There’s a funny story about a student who lived across a theatre in Meerut. The year was 1953 and Anarkali was running in cinemas. Its chartbuster ‘Yeh zindagi usi ki hai’ springs up on multiple occasions in the film. The student timed his studies around the song. When it played the first time, he opened his books. When it repeated the second time, he took a tea break. The third time he would catch a wink. He followed this routine around the three shows Anarkali ran, and went on to top his class.
The recurring song syndrome has its rewards. Although no longer a popular trend in Bollywood, there was a time when a good song could pull off a movie more impressively than Half Girlfriend’s whiny ‘Phir bhi tumko chaahunga.’
‘Mere mehboob tujhe’ (Mere Mehboob), ‘Tum bin jaoon kahan’ (Pyar Ka Mausam), ‘Jeevan ke din chhote sahi’ (Bade Dil Wala) and ‘Aane se uske aaye bahar’ (Jeene Ki Raah) owe much of their success to this one-trick pony formula. In Baat Ek Raat Ki, the mellow melody ‘Na tum hamein jaano’ plays once as a source of comfort and again as a reminder of better times conveying the dramatic turn life has taken for an actress turned murder accused.
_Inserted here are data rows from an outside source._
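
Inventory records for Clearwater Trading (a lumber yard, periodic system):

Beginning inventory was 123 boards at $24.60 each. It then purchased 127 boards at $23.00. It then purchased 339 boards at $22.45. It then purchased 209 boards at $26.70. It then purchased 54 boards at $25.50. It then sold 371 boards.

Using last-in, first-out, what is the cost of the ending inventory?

Ending inventory = $11,132.75

Sale 1 (371) [LIFO — newest first]: 54 @ $25.50 + 209 @ $26.70 + 108 @ $22.45 = $9,381.90
Ending inventory: 123 @ $24.60 + 127 @ $23.00 + 231 @ $22.45 = $11,132.75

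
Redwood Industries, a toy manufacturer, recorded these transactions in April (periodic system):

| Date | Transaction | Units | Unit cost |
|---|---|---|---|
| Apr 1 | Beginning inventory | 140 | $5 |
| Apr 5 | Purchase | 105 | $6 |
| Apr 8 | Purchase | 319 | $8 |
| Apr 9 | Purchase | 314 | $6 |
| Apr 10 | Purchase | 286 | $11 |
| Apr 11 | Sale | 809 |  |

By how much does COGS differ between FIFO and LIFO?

$1,350

FIFO COGS: 140 @ $5 + 105 @ $6 + 319 @ $8 + 245 @ $6 = $5,352
LIFO COGS: 286 @ $11 + 314 @ $6 + 209 @ $8 = $6,702
Difference = |$5,352 − $6,702| = $1,350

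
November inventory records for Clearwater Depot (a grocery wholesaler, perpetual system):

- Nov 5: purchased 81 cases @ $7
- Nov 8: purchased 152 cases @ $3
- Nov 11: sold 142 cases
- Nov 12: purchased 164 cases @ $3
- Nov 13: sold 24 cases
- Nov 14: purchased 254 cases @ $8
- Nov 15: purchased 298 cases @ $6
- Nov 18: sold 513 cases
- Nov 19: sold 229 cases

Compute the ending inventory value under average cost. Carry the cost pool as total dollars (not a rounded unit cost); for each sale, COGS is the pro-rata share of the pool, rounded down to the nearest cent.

After Nov 5: 81 on hand, pool $567.00 (≈ $7.0000 each)
After Nov 8: 233 on hand, pool $1,023.00 (≈ $4.3906 each)
Nov 11, sell 142: 142/233 × $1,023.00 → $623.45
After Nov 12: 255 on hand, pool $891.55 (≈ $3.4963 each)
Nov 13, sell 24: 24/255 × $891.55 → $83.91
After Nov 14: 485 on hand, pool $2,839.64 (≈ $5.8549 each)
After Nov 15: 783 on hand, pool $4,627.64 (≈ $5.9101 each)
Nov 18, sell 513: 513/783 × $4,627.64 → $3,031.90
Nov 19, sell 229: 229/270 × $1,595.74 → $1,353.42
Total COGS = $623.45 + $83.91 + $3,031.90 + $1,353.42 = $5,092.68
Ending inventory (cost pool remaining) = $242.32
Check: goods available $5,335.00 = COGS $5,092.68 + ending $242.32

Ending inventory = $242.32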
Faraar’s catchy refrain ‘Main pyasa tum sawan’ echoes a similar thought process.
Aa Gale Lag Jaa’s ‘Tera mujhse hai pehla ka naata’ defines the topsy-turvy course of Shashi Kapoor-Sharmila Tagore’s relationship from happy courtship to awkward reunion after their oblivious child insists on having it played as the party song.
Having a signature love song came in handy for many an estranged screen couple. In Pyar Jhukta Nahin’s ‘Tumse milkar na jaane kyun’, all Mithun Chakraborty and Padmini Kolhapure’s offspring has to do is chant it like a mantra he’s heard through his childhood, and patch things up between his parents.
Melodramatic verve
If Raja Hindustani uses the melodramatic verve of ‘Pardesi Pardesi’ to highlight Aamir Khan and Karisma Kapoor’s messy equation at three crucial junctures in the narrative, ‘Aaye ho meri zindagi mein’ acknowledges the exponential growth of their love story from driver-Memsaab to husband and wife.
Nothing says romance better than Kabhi Kabhie’s title verse. Amitabh Bachchan’s passionate ode to his muse turns into bitter irony and crushing heartbreak when she has to sing it for her husband on their wedding night.
‘Dil deewana’ appears first to celebrate Salman Khan and Bhagyashree’s happily-ever-after aspirations in Maine Pyar Kiya and once again when standard rich versus poor conflicts threaten its realisation.
Change of tempo in the same tune is another oft-used trick, as in Manzil’s ‘Rimjhim gire sawan’ and Khel’s ‘Ek baat maan lo tum’. Usually though it’s the more flamboyant one that catches the public’s fantasy. For most of us, ‘Ek do teen’ means Madhuri Dixit; few trip over its tapori male counterpart.
Interestingly, the entire texture of a composition changes when individually performed by a male and female voice. Both Kishore Kumar and Lata Mangeshkar lend a distinct character to Agar Tum Na Hote’s title track as well as the melancholy of ‘Mere naina sawan bhadon’ in Mehbooba. Again Alka Yagnik’s sweet, straight delivery of ‘Mere angne mein’ in Laawaris is no match to Bachchan bringing the house down in the folksy number’s far more racy avatar.
Life lessons
Certain philosophies cannot be stressed enough. Like Shah Rukh Khan’s endless appeal to seize the day in Kal Ho Naa Ho, Kasme Vaade’s ‘Aati rahengi baharen’ ardour, Masoom’s profound life lessons in ‘Tujhse naraaz nahin zindagi’ or Mr. India’s firm light-at-the-end-of-the-tunnel beliefs in the heart-tugging notes of ‘Zindagi ki yahi reet hai.’
Horror themes bank on atmosphere and that one haunting motif to work. Mahal’s ‘Aayega’, Woh Kaun Thi’s ‘Naina barse’ or Bees Saal Baad’s ‘Kahin deep jale’ sneaks in every now and then to send the required shivers down the spine.
Javed Akhtar says, “Songs are not just songs; they are a reflection of that era’s values, faith, people’s nature and way of living.” Be it Saajan’s lovelorn ‘Jiye to jiye kaise,’ Yaadon Ki Baaraat’s lost and found anthem, Ram Lakhan’s maternal assertions in ‘Mere do anmol ratan’ or Shahenshah’s superhero broadcast in ‘Andheri raaton mein’, the reiteration nails the point.